Senado vota afastamento de grávidas durante pandemia

O Plenário do Senado Federal aprovou, nesta quinta-feira (15), o Projeto de Lei (PL) 3.932/2020 que dispõe sobre o afastamento da empregada gestante das atividades de trabalho presencial durante o estado de calamidade pública da covid-19. O texto, parte da pauta da bancada feminina , tem como relatora a senadora Nilda Gondim (MDB-PB).

O texto prevê que, durante a pandemia do coronavírus, "a empregada gestante deverá permanecer afastada de atividades de trabalho presencial, sem prejuízo de sua remuneração". A obreira permanecerá à disposição do patrão para a realização de trabalho remoto.

Apesar do otimismo com o texto, senadores lamentaram o fato e que a legislação, com está, permite que apenas trabalhadoras em profissões que permitem o teletrabalho.

Entre os textos aprovados na mesma sessão, estavam o Projeto de Lei (PL) 4.348/2019, que altera a legislação que regulamenta a regularização fundiária das ocupações incidentes em terras situadas em áreas de domínio da União ou do Instituto Nacional de Colonização e Reforma Agrária (Incra), inclusive em áreas rurais fora da Amazônia Legal. O relator do texto é o senador Acir Gurgacz (PDT-RO). O texto, aprovado por 64 votos a favor e seis contrários, retornará para a Câmara dos Deputados.

Os parlamentares também aprovaram o 1.855/2020, que busca promover atendimento prioritário a doadores de sangue e medula óssea. O texto, que teve relatoria do senador Omar Aziz (PSD-AM) agora segue para a Câmara dos Deputados.

Antes, o Plenário do Senado Federal aprovou, de maneira simbólica, a MP 1.009/2020, que prorroga contratos no Ministério da Educação, no FNDE, no INEP, na Capes e na Agência Nacional de Saúde Suplementar (ANS). A MP, que perderia a validade no dia 25 de abril, foi aprovada pela manhã na Câmara dos deputados. Após a aprovação no Senado, ela agora segue para promulgação.
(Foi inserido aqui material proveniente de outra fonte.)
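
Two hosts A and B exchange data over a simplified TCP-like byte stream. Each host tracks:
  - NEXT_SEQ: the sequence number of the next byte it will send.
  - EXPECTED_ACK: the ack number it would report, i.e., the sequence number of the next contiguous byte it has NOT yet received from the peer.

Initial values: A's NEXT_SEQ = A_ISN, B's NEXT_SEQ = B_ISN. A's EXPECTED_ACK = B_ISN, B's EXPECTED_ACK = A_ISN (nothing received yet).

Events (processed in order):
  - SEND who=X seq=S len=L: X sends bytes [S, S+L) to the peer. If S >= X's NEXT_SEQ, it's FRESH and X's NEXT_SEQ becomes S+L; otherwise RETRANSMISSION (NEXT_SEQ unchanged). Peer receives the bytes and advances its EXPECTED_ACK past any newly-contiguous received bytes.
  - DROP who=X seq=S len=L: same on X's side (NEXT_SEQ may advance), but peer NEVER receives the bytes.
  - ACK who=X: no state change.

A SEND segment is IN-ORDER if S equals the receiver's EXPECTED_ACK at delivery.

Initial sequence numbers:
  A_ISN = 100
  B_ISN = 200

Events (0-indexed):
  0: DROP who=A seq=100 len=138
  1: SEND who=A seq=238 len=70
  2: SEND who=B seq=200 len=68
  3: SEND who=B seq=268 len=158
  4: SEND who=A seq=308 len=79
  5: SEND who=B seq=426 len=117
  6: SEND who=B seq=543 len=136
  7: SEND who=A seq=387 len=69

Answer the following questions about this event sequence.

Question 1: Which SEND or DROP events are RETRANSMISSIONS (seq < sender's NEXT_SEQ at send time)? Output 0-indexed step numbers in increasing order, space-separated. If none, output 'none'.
Step 0: DROP seq=100 -> fresh
Step 1: SEND seq=238 -> fresh
Step 2: SEND seq=200 -> fresh
Step 3: SEND seq=268 -> fresh
Step 4: SEND seq=308 -> fresh
Step 5: SEND seq=426 -> fresh
Step 6: SEND seq=543 -> fresh
Step 7: SEND seq=387 -> fresh

Answer: none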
No início da noite, os senadores aprovaram o Projeto de Lei (PL) 458/2021, que  cria o Regime Especial de Atualização Patrimonial (Reap) de bens ou cessões de direitos de origem lícita referentes a bens móveis ou imóveis, declarados incorretamente ou com valores desatualizados por residentes ou domiciliados no país. Ele segue para promulgação.

Novamente fora da pauta 

Os senadores retiraram da pauta o Projeto de Decreto legislativo (PDL) 55/2021, que busca sustar os decretos do presidente Jair Bolsonaro que aumentam o posse de armas, e facilitam a aquisição de armamentos e de munição pela população. O presidente do Senado, Rodrigo Pacheco (DEM-MG), acolheu questão de ordem da senadora Simone Tebet (MDB-MS) e o retirou da pauta.

O texto foi pautado na última quinta-feira (8), mas o relator, o senador Marcos do Val (Podemos-ES), alegou que não teve tempo de analisar a questão. Aliado do bolsonarismo e entusiasta de armas, Marcos Do Val disse que não havia motivo para pressa em sustar o decreto.

O texto legal entraria em vigor na última terça-feira (13). Na noite de segunda-feira (12), a ministra Rosa Weber, do Supremo Tribunal Federal (STF), sustou de maneira liminar parte dos textos editados por Bolsonaro, uma vez que eles iriam contra uma Lei, o Estatuto do Desarmamento. O senador disse que irá cooperar com a decisão do Judiciário.